Oleh Nur Azis
Hari ini Sofia melangsungkan janji sucinya. Tidak denganku, tapi dengan Ardian, sahabatku sendiri. Bahkan dulu, waktu kami sama-sama kuliah di Semarang, aku dan dia satu rumah kontrakan. Aku paham betul siapa Ardian. Laki-laki ambisius, yang tekun dan selalu bekerja keras untuk meraih segala keinginannya.
Iya, termasuk keinginannya untuk menikahi Sofia, yang dia rebut dari aku. Wanita terindah, yang kehadirannya selalu membuatku seperti di tengah-tengah taman nirwana. Pandangan matanya, indah sekali seperti purnama di malam yang penuh bintang.
Bukan baru kemarin aku menjalin asmara dengan Sofia. Sudah sangat lama, kurang lebih empat tahunan, sejak kami sama-sama masih dibangku kuliah. Persis, aku, Ardian dan Sofia dulu kami bersahabat.
Tapi entahlah, perasaan itu muncul dengan sendirinya. Aku mencintai Sofia, pun dia juga mencintaiku. Memang setelahnya, ada yang sedikit berbeda dengan sikap Ardian, tapi menurutku bukan karena dia juga mencintai Sofia. Nyatanya anggapanku salah. Dia sama sepertiku, Ardian juga suka dengan Sofia.
Sama halnya dengan hubungan asmara yang lain. Tentu tak selamanya berjalan indah. Pasti ada kerikil-kerikil yang sesekali menghalangi langkah kita. Bukankah itu sudah biasa. Demikian juga hubunganku saat itu dengan Sofia, ada pertengkaran kecil dan salah-salah paham semua masih bisa kita atasi bersama.

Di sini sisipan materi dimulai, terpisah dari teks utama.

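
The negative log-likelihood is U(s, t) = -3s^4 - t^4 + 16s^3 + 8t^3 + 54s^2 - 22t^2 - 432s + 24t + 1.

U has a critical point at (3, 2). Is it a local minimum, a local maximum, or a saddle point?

The mixed partial ∂²U/∂s∂t is 0, so the Hessian at any point is diag(U_ss, U_tt) = diag(12(-3s^2 + 8s + 9), 4(-3t^2 + 12t - 11)).
At (3, 2): H = diag(72, 4).
Both eigenvalues are positive, so H is positive definite: a local minimum.

local minimum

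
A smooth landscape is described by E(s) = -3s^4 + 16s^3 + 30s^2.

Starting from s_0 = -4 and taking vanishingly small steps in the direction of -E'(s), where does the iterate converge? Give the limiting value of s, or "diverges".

E'(s) = -12s(s - 5)(s + 1), so E'(-4) = 1296.
Gradient descent moves in the -E' direction, i.e. s is decreasing.
There is no critical point below s=-4, and E' keeps the same sign, so the iterate runs off to −∞.

diverges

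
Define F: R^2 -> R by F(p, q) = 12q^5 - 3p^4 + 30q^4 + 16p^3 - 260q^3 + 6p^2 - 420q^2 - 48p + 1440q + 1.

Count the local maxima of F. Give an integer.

4

F separates as a function of p plus a function of q, so ∇F=0 decouples.
∂F/∂p = -12(p - 4)(p - 1)(p + 1) = 0 at p ∈ {-1, 1, 4}; ∂F/∂q = 60(q - 3)(q - 1)(q + 2)(q + 4) = 0 at q ∈ {-4, -2, 1, 3}.
The Hessian is diagonal: diag(F_pp, F_qq). Second derivatives: F_pp(-1)=-120, F_pp(1)=72, F_pp(4)=-180; F_qq(-4)=-4200, F_qq(-2)=1800, F_qq(1)=-1800, F_qq(3)=4200.
Local maxima occur where both diagonal entries negative: (-1, -4), (-1, 1), (4, -4), (4, 1). Count: 4.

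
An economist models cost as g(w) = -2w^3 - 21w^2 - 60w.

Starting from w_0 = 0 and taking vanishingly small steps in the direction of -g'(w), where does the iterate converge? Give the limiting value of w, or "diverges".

diverges

g'(w) = -6(w + 2)(w + 5), so g'(0) = -60.
Gradient descent moves in the -g' direction, i.e. w is increasing.
There is no critical point above w=0, and g' keeps the same sign, so the iterate runs off to +∞.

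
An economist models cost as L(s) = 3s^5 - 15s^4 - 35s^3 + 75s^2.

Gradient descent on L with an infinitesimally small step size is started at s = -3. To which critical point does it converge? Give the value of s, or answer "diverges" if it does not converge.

diverges

L'(s) = 15s(s - 5)(s - 1)(s + 2), so L'(-3) = 1440.
Gradient descent moves in the -L' direction, i.e. s is decreasing.
There is no critical point below s=-3, and L' keeps the same sign, so the iterate runs off to −∞.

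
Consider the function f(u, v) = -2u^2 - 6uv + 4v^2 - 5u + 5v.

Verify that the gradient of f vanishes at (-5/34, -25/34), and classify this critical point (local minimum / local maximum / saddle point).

∇f = (-4u - 6v - 5, -6u + 8v + 5); substituting (-5/34, -25/34) gives ∇f = (0, 0), so (-5/34, -25/34) is indeed a critical point.
The Hessian of f is constant: H = [[-4, -6], [-6, 8]].
det(H) = (-4)·8 − (-6)² = -68.
Since det(H) < 0, H is indefinite and the critical point is a saddle point.

saddle point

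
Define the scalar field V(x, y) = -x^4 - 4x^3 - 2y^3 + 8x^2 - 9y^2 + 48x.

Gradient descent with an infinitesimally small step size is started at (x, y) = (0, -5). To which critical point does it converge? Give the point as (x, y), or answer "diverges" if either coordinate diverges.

(-2, -3)

V is separable, so gradient descent decouples: x follows -∂V/∂x, y follows -∂V/∂y.
∂V/∂x = -4(x - 2)(x + 2)(x + 3); at x=0 this is 48, so x decreases.
∂V/∂y = -6y(y + 3); at y=-5 this is -60, so y increases.
x converges to its nearest critical value -2 (a local min of the x-part); y converges to -3. The iterate converges to (-2, -3).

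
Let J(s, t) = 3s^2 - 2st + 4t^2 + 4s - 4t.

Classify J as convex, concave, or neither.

convex

J is quadratic, so its Hessian is the constant matrix H = [[6, -2], [-2, 8]].
det(H) = 44, tr(H) = 14.
det(H) > 0 and tr(H) > 0, so H is positive definite everywhere: convex.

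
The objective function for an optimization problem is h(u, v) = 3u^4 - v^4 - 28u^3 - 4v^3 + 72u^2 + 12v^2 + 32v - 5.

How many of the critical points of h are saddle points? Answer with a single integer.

5

h separates as a function of u plus a function of v, so ∇h=0 decouples.
∂h/∂u = 12u(u - 4)(u - 3) = 0 at u ∈ {0, 3, 4}; ∂h/∂v = -4(v - 2)(v + 1)(v + 4) = 0 at v ∈ {-4, -1, 2}.
The Hessian is diagonal: diag(h_uu, h_vv). Second derivatives: h_uu(0)=144, h_uu(3)=-36, h_uu(4)=48; h_vv(-4)=-72, h_vv(-1)=36, h_vv(2)=-72.
Saddle points occur where the two diagonal entries have opposite signs: (0, -4), (0, 2), (3, -1), (4, -4), (4, 2). Count: 5.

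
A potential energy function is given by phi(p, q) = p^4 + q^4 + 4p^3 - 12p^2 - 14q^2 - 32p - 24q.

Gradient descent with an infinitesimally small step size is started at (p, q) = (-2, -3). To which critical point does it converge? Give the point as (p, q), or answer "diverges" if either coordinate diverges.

phi is separable, so gradient descent decouples: p follows -∂phi/∂p, q follows -∂phi/∂q.
∂phi/∂p = 4(p - 2)(p + 1)(p + 4); at p=-2 this is 32, so p decreases.
∂phi/∂q = 4(q - 3)(q + 1)(q + 2); at q=-3 this is -48, so q increases.
p converges to its nearest critical value -4 (a local min of the p-part); q converges to -2. The iterate converges to (-4, -2).

(-4, -2)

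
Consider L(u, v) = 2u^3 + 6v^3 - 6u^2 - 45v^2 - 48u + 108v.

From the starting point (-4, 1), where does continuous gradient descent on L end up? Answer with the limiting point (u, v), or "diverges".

diverges

L is separable, so gradient descent decouples: u follows -∂L/∂u, v follows -∂L/∂v.
∂L/∂u = 6(u - 4)(u + 2); at u=-4 this is 96, so u decreases.
∂L/∂v = 18(v - 3)(v - 2); at v=1 this is 36, so v decreases.
The u-coordinate has no critical point in that direction and runs off to infinity.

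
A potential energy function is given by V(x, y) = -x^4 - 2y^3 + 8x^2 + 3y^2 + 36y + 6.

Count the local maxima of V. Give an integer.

2

V separates as a function of x plus a function of y, so ∇V=0 decouples.
∂V/∂x = -4x(x - 2)(x + 2) = 0 at x ∈ {-2, 0, 2}; ∂V/∂y = -6(y - 3)(y + 2) = 0 at y ∈ {-2, 3}.
The Hessian is diagonal: diag(V_xx, V_yy). Second derivatives: V_xx(-2)=-32, V_xx(0)=16, V_xx(2)=-32; V_yy(-2)=30, V_yy(3)=-30.
Local maxima occur where both diagonal entries negative: (-2, 3), (2, 3). Count: 2.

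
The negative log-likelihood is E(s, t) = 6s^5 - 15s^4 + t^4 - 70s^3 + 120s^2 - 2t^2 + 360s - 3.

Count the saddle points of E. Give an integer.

E separates as a function of s plus a function of t, so ∇E=0 decouples.
∂E/∂s = 30(s - 3)(s - 2)(s + 1)(s + 2) = 0 at s ∈ {-2, -1, 2, 3}; ∂E/∂t = 4t(t - 1)(t + 1) = 0 at t ∈ {-1, 0, 1}.
The Hessian is diagonal: diag(E_ss, E_tt). Second derivatives: E_ss(-2)=-600, E_ss(-1)=360, E_ss(2)=-360, E_ss(3)=600; E_tt(-1)=8, E_tt(0)=-4, E_tt(1)=8.
Saddle points occur where the two diagonal entries have opposite signs: (-2, -1), (-2, 1), (-1, 0), (2, -1), (2, 1), (3, 0). Count: 6.

6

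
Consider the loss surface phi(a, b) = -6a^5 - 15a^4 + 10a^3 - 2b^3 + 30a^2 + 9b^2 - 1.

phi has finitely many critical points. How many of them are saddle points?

4

phi separates as a function of a plus a function of b, so ∇phi=0 decouples.
∂phi/∂a = -30a(a - 1)(a + 1)(a + 2) = 0 at a ∈ {-2, -1, 0, 1}; ∂phi/∂b = -6b(b - 3) = 0 at b ∈ {0, 3}.
The Hessian is diagonal: diag(phi_aa, phi_bb). Second derivatives: phi_aa(-2)=180, phi_aa(-1)=-60, phi_aa(0)=60, phi_aa(1)=-180; phi_bb(0)=18, phi_bb(3)=-18.
Saddle points occur where the two diagonal entries have opposite signs: (-2, 3), (-1, 0), (0, 3), (1, 0). Count: 4.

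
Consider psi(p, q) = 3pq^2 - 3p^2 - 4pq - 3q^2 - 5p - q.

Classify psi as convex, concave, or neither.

The term 3pq^2 is cubic, so the Hessian is not constant.
∂²psi/∂q² = 6p - 6, which takes both signs as p varies (negative for sufficiently negative p). A diagonal entry of the Hessian changing sign means the Hessian is neither positive- nor negative-semidefinite on all of R^2.

neither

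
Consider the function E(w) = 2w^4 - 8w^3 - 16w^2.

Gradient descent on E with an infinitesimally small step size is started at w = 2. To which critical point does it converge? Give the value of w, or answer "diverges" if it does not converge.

4

E'(w) = 8w(w - 4)(w + 1), so E'(2) = -96.
Gradient descent moves in the -E' direction, i.e. w is increasing.
The nearest critical point in that direction is w = 4, where E'' = 160 > 0 (a local minimum). The iterate converges there.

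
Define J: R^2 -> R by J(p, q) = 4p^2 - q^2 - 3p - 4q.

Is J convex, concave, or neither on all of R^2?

neither

J is quadratic, so its Hessian is the constant matrix H = [[8, 0], [0, -2]].
det(H) = -16, tr(H) = 6.
det(H) < 0, so H is indefinite: neither convex nor concave.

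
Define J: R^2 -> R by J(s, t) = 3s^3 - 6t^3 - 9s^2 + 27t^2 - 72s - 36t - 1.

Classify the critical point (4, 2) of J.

The mixed partial ∂²J/∂s∂t is 0, so the Hessian at any point is diag(J_ss, J_tt) = diag(18(s - 1), 18(-2t + 3)).
At (4, 2): H = diag(54, -18).
The eigenvalues have opposite signs, so H is indefinite: a saddle point.

saddle point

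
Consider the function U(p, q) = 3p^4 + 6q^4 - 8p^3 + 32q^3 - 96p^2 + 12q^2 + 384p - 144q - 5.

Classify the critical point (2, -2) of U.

local maximum

The mixed partial ∂²U/∂p∂q is 0, so the Hessian at any point is diag(U_pp, U_qq) = diag(12(3p^2 - 4p - 16), 24(3q^2 + 8q + 1)).
At (2, -2): H = diag(-144, -72).
Both eigenvalues are negative, so H is negative definite: a local maximum.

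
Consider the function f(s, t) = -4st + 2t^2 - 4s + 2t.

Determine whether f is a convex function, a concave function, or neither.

neither

f is quadratic, so its Hessian is the constant matrix H = [[0, -4], [-4, 4]].
det(H) = -16, tr(H) = 4.
det(H) < 0, so H is indefinite: neither convex nor concave.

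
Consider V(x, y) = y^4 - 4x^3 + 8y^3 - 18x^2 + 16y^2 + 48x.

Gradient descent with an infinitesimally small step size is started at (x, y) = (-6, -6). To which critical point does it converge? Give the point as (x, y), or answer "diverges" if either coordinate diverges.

V is separable, so gradient descent decouples: x follows -∂V/∂x, y follows -∂V/∂y.
∂V/∂x = -12(x - 1)(x + 4); at x=-6 this is -168, so x increases.
∂V/∂y = 4y(y + 2)(y + 4); at y=-6 this is -192, so y increases.
x converges to its nearest critical value -4 (a local min of the x-part); y converges to -4. The iterate converges to (-4, -4).

(-4, -4)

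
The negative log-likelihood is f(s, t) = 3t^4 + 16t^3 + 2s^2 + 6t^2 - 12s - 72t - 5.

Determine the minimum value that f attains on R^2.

-70

f(s,t) separates as P(s) + Q(t) − 5, so its minimum is min P + min Q − 5.
P'(s) = 4s - 12 vanishes at s ∈ {3}; Q'(t) = 12(t - 1)(t + 2)(t + 3) vanishes at t ∈ {-3, -2, 1}.
Local minima of P (where P''>0): P(3)=-18. Local minima of Q: Q(-3)=81, Q(1)=-47.
So the global minimum of f is P(3) + Q(1) − 5 = -18 − 47 − 5 = -70, attained at (3, 1).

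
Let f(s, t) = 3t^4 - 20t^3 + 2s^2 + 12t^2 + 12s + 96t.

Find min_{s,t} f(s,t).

f(s,t) separates as P(s) + Q(t), so its minimum is min P + min Q.
P'(s) = 4s + 12 vanishes at s ∈ {-3}; Q'(t) = 12(t - 4)(t - 2)(t + 1) vanishes at t ∈ {-1, 2, 4}.
Local minima of P (where P''>0): P(-3)=-18. Local minima of Q: Q(-1)=-61, Q(4)=64.
So the global minimum of f is P(-3) + Q(-1) = -18 − 61 = -79, attained at (-3, -1).

-79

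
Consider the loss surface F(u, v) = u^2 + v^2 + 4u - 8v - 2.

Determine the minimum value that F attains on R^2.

F(u,v) separates as P(u) + Q(v) − 2, so its minimum is min P + min Q − 2.
P'(u) = 2u + 4 vanishes at u ∈ {-2}; Q'(v) = 2v - 8 vanishes at v ∈ {4}.
Local minima of P (where P''>0): P(-2)=-4. Local minima of Q: Q(4)=-16.
So the global minimum of F is P(-2) + Q(4) − 2 = -4 − 16 − 2 = -22, attained at (-2, 4).

-22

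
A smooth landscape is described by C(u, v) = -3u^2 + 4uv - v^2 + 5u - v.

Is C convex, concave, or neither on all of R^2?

C is quadratic, so its Hessian is the constant matrix H = [[-6, 4], [4, -2]].
det(H) = -4, tr(H) = -8.
det(H) < 0, so H is indefinite: neither convex nor concave.

neither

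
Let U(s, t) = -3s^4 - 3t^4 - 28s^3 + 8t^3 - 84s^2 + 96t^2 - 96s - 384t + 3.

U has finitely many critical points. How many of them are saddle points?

4

U separates as a function of s plus a function of t, so ∇U=0 decouples.
∂U/∂s = -12(s + 1)(s + 2)(s + 4) = 0 at s ∈ {-4, -2, -1}; ∂U/∂t = -12(t - 4)(t - 2)(t + 4) = 0 at t ∈ {-4, 2, 4}.
The Hessian is diagonal: diag(U_ss, U_tt). Second derivatives: U_ss(-4)=-72, U_ss(-2)=24, U_ss(-1)=-36; U_tt(-4)=-576, U_tt(2)=144, U_tt(4)=-192.
Saddle points occur where the two diagonal entries have opposite signs: (-4, 2), (-2, -4), (-2, 4), (-1, 2). Count: 4.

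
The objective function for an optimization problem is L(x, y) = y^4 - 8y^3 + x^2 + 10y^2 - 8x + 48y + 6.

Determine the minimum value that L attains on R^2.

-39

L(x,y) separates as P(x) + Q(y) + 6, so its minimum is min P + min Q + 6.
P'(x) = 2x - 8 vanishes at x ∈ {4}; Q'(y) = 4(y - 4)(y - 3)(y + 1) vanishes at y ∈ {-1, 3, 4}.
Local minima of P (where P''>0): P(4)=-16. Local minima of Q: Q(-1)=-29, Q(4)=96.
So the global minimum of L is P(4) + Q(-1) + 6 = -16 − 29 + 6 = -39, attained at (4, -1).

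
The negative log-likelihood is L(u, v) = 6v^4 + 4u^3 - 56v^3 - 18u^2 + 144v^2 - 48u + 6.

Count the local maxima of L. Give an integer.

L separates as a function of u plus a function of v, so ∇L=0 decouples.
∂L/∂u = 12(u - 4)(u + 1) = 0 at u ∈ {-1, 4}; ∂L/∂v = 24v(v - 4)(v - 3) = 0 at v ∈ {0, 3, 4}.
The Hessian is diagonal: diag(L_uu, L_vv). Second derivatives: L_uu(-1)=-60, L_uu(4)=60; L_vv(0)=288, L_vv(3)=-72, L_vv(4)=96.
Local maxima occur where both diagonal entries negative: (-1, 3). Count: 1.

1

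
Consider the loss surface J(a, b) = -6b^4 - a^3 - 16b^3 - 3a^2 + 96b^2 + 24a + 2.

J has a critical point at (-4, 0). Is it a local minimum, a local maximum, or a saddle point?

local minimum

The mixed partial ∂²J/∂a∂b is 0, so the Hessian at any point is diag(J_aa, J_bb) = diag(-6(a + 1), 24(-3b^2 - 4b + 8)).
At (-4, 0): H = diag(18, 192).
Both eigenvalues are positive, so H is positive definite: a local minimum.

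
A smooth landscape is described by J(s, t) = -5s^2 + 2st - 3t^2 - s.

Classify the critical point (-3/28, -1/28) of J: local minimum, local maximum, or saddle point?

The Hessian of J is constant: H = [[-10, 2], [2, -6]].
det(H) = (-10)·(-6) − 2² = 56.
det(H) > 0 and tr(H) = -16 < 0, so H is negative definite and the point is a local maximum.

local maximum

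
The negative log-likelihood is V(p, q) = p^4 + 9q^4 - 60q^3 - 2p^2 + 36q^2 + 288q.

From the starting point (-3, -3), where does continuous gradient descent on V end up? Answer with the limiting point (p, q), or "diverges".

V is separable, so gradient descent decouples: p follows -∂V/∂p, q follows -∂V/∂q.
∂V/∂p = 4p(p - 1)(p + 1); at p=-3 this is -96, so p increases.
∂V/∂q = 36(q - 4)(q - 2)(q + 1); at q=-3 this is -2520, so q increases.
p converges to its nearest critical value -1 (a local min of the p-part); q converges to -1. The iterate converges to (-1, -1).

(-1, -1)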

Namun tidak saat itu. Sofia benar-benar marah. Kalung emas yang ada ukiran namanya dan namaku dalam liontin berbentuk hati, yang aku hadiahkan di hari ulang tahunnya, di lempar keras kemukaku. Tak pernah kulihat dia semarah ini.
Sofia memakiku. Mengataiku laki-laki keparat. Dia bilang, bahwa aku telah mengkhianati kesetiaannya. Aku benar-benar bingung. Tak ada hujan tak ada badai tiba-tiba di marah seperti kesetanan. Sampai-sampai, aku tak diberikan kesempatan untuk membela diriku, atau sekedar mengkonfirmasi apa yang sebenarnya sedang terjadi.
Setelahnya dia menangis. Ingin aku memeluknya, mengusap air mata di pipinya. Tapi tak mungkin, aku seperti sebuah monster jahat di hadapannya. Di sofa putih samping meja tamu, dia sandarkan tubuhnya. Seperti melepaskan nafas yang lama dia tahan.
Terus, isak itu tak mau berhenti. Aku hanya terdiam, bingung, masih belum bisa memahami apa yang sedang terjadi. Setan apa yang sedang merasuki kekasihku. Hingga dia ambil handphone dari sakunya. Dia lemparkan kepadaku. Untunglah, aku cukup sigap untuk menagkanya.
Dengan nada membentak, dia memintaku melihat konten di handphonnya. Aku turuti keinginannya. Ada fotoku, itu aku dengan Lidya teman sekantorku. Aku masih belum sepenuhnya percaya, tidak mungkin aku seranjang dengan Lidya. Aku merasa tidak pernah berbuat itu. Pun dengan Sofia, aku juga tidak pernah melakukan hal yang sangat tidak pantas itu.